Global auto and truck makers, including US automaker General Motors Co and Germany’s Daimler Truck, on Monday took some actions. Volkswagen suspended deliveries of cars to dealers in Russia and Volvo and GM said they would suspend exports to Russia.
“Deliveries are to resume as soon as the effects of the sanctions imposed by the European Union and the United States have been clarified,” a Volkswagen spokesperson said.
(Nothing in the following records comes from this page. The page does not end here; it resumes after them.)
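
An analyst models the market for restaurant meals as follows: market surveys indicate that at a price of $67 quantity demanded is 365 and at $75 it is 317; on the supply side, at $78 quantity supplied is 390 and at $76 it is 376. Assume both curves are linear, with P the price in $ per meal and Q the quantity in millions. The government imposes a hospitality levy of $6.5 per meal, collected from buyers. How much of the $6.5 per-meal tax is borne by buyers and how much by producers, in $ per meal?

Buyers bear $3.5 per meal; producers bear $3 per meal.

Demand slope: (317 − 365)/(75 − 67) = -6, so Qd = 767 − 6P.
Supply slope: (376 − 390)/(76 − 78) = 7, so Qs = 7P − 156.
Without the tax, 767 − 6P = 7P − 156 gives 13P = 923, so P* = $71 and Q* = 341.
With the tax collected from buyers, demand (in seller-price terms) shifts: Qd = 767 − 6(P + 6.5).
Solving gives Q = 320 with buyers paying $74.5 and producers receiving $68 (the $6.5 wedge).
Burden on buyers: $3.5; on producers: $3. (They sum to $6.5.)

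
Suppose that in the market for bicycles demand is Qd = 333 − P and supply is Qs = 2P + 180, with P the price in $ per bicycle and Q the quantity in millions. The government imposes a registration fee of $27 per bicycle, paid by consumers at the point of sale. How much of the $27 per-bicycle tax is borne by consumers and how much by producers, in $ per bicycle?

Without the tax, 333 − P = 2P + 180 gives 3P = 153, so P* = $51 and Q* = 282.
With the tax collected from consumers, demand (in seller-price terms) shifts: Qd = 333 − (P + 27).
Solving gives Q = 264 with consumers paying $69 and producers receiving $42 (the $27 wedge).
Burden on consumers: $18; on producers: $9. (They sum to $27.)

Consumers bear $18 per bicycle; producers bear $9 per bicycle.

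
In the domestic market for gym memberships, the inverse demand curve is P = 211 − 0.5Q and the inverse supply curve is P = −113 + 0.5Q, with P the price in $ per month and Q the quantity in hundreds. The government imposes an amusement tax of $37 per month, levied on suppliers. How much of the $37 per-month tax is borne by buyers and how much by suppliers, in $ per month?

Rewrite in direct form: Qd = 422 − 2P and Qs = 2P + 226.
Without the tax, 422 − 2P = 2P + 226 gives 4P = 196, so P* = $49 and Q* = 324.
With the tax collected from suppliers, supply shifts: Qs = 2(P − 37) + 226.
New equilibrium: buyers pay $67.5, suppliers receive $30.5, Q = 287. (Wedge: Pb − Ps = 37.)
Burden on buyers: $18.5; on suppliers: $18.5. (They sum to $37.)
The less price-elastic side of the market bears the larger share of a per-unit tax.

Buyers bear $18.5 per month; suppliers bear $18.5 per month.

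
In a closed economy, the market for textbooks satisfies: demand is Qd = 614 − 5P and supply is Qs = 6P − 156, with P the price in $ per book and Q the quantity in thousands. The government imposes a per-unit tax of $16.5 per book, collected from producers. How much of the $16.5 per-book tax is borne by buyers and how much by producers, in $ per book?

Buyers bear $9 per book; producers bear $7.5 per book.

Before the tax: set 614 − 5P = 6P − 156 → P* = $70, Q* = 264.
With the tax collected from producers, supply shifts: Qs = 6(P − 16.5) − 156.
New equilibrium: buyers pay $79, producers receive $62.5, Q = 219. (Wedge: Pb − Ps = 16.5.)
Burden on buyers: $9; on producers: $7.5. (They sum to $16.5.)
The less price-elastic side of the market bears the larger share of a per-unit tax.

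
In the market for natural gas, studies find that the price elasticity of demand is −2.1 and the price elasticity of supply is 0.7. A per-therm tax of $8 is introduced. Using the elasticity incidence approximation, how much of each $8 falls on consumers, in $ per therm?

Incidence ratio: consumers' share ≈ εs / (εs + |εd|) = 0.7 / (0.7 + 2.1) = 0.25.
So consumers bear ≈ 0.25 × $8 = $2; suppliers bear $6.

Consumers bear ≈ $2 per therm.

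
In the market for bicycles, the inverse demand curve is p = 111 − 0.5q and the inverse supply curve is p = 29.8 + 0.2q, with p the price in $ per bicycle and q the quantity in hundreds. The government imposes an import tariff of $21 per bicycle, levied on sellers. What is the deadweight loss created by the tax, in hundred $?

Deadweight loss = $315 hundred.

Rewrite in direct form: qd = 222 − 2p and qs = 5p − 149.
Before the tax: set 222 − 2p = 5p − 149 → p* = $53, q* = 116.
With the tax collected from sellers, supply shifts: qs = 5(p − 21) − 149.
New equilibrium: consumers pay $68, sellers receive $47, q = 86. (Wedge: pb − ps = 21.)
Quantity falls by |ΔQ| = |116 − 86| = 30.
DWL = ½ · t · |ΔQ| = ½ · 21 · 30 = $315.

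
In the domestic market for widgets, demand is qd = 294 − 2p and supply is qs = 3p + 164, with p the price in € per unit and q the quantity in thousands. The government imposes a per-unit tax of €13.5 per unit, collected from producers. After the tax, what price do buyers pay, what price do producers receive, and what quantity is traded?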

That may not be soon, though, given the complexity of the conflict and sanctions process.
“We are likely to be in this environment of a very complicated, multipronged, multifaceted sanctions regime for months if not years,” said Marcus Thompson, a London-based partner at Kirkland & Ellis.
Singapore-headquartered container shipping company Ocean Network Express on Monday suspended bookings to and from Russia while Maersk said it was considering doing the same.
Several companies with exposure to Russia had their shares pummeled on Monday. Nokian Tyres tumbled after withdrawing its 2022 outlook. It said last week it was shifting some production to Finland from Russia.
Shares in Societe Generale, which owns Russia’s Rosbank, and carmaker Renault, which controls Russian carmaker Avtovaz, also fell.
Finnair lost a fifth of its value after withdrawing its 2022 outlook amid airspace closures.
Russia is barring airlines from 36 countries from its airspace, including European nations and Canada which had earlier shut their airspace to Russian aircraft. US officials said Washington was considering a similar move.
Delta Air Lines and American Airlines have voluntarily halted overflying Russia for international routes, while United Airlines has rerouted some international flights that had typically flown over Russia.
Leasing firms including AerCap Holdings, the world’s biggest plane lessor with about 5 percent of its fleet leased to Russian airlines, and BOC Aviation, said they would terminate hundreds of aircraft leases with Russian airlines because of sanctions. The mechanics of retrieving the planes from Russia are not clear.
AerCap’s shares dropped more than 12 percent on Monday.
US-based United Parcel Service Inc and FedEx Corp said they were halting deliveries to Russia and Ukraine.
Big tech companies are juggling calls for them to shut services in Russia with what they see as a mission to give voice to dissent and protest.
Microsoft on Monday said it would remove Russian state-owned media outlet RT’s mobile apps from its Windows App store and ban ads on Russian state-sponsored media.
Google has barred RT and other Russian channels from receiving money for ads on websites, apps and YouTube videos, similar to a move by Facebook.
Investors also are pulling out of Russian companies. Norway’s sovereign wealth fund, the world’s largest, will divest its Russian assets, worth about $2.8bn, while Australia’s sovereign wealth fund said it planned to wind down its exposure to Russian-listed companies.